This gentle slice of life drama has been nominated for a slew of Oscars – and I’ll be rooting for Paul Giamatti to win Best Actor. This movie is a beautifully crafted piece of nostalgia that feels lifted right out of the late sixties/early seventies.

The Holdovers focuses on the stories of a teacher (Giamatti) at Barton boarding school who has missed the opportunity of living a full life, one of his traumatized students played by Dominic Sessa and a bereaved mother (Da’Vine Joy Randolph) who works at the school as head cook. The three of them are trapped in the school over Christmas one year and get to know each other as a result.
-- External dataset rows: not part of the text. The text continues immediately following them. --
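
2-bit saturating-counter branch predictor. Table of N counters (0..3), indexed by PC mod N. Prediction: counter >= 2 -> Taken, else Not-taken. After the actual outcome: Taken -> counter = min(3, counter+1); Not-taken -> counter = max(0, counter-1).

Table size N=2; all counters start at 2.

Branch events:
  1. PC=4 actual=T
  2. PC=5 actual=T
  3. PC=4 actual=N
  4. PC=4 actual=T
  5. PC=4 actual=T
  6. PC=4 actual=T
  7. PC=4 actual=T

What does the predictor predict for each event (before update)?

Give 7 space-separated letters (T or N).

Answer: T T T T T T T

Derivation:
Ev 1: PC=4 idx=0 pred=T actual=T -> ctr[0]=3
Ev 2: PC=5 idx=1 pred=T actual=T -> ctr[1]=3
Ev 3: PC=4 idx=0 pred=T actual=N -> ctr[0]=2
Ev 4: PC=4 idx=0 pred=T actual=T -> ctr[0]=3
Ev 5: PC=4 idx=0 pred=T actual=T -> ctr[0]=3
Ev 6: PC=4 idx=0 pred=T actual=T -> ctr[0]=3
Ev 7: PC=4 idx=0 pred=T actual=T -> ctr[0]=3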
Unlike so many films which try to squeeze every bit of drama out of a story in order to manipulate the emotions of the audience, this film resists the temptation to do this at every turn, and instead delivers something which feels more real and personal. And it’s more affecting because of its subtlety.

The soundtrack, and songs featured in the film, is one of the main ways it transports you back in time effortlessly. In addition, Director Alexander Payne avoids stereotyping the period in any obvious way. It feels very genuinely America 1970 but roots you there as if it’s the present.

Paul Giamatti and Da’Vine Joy Randolph have already picked up two well deserved Golden Globes for their performances.

The Holdovers is up against the likes of Chris Nolan’s Oppenheimer and Scorsese’s Killers of the Flower Moon for the Oscars so is very much the underdog, but all the best to those involved anyway to have got so far with such an understated film.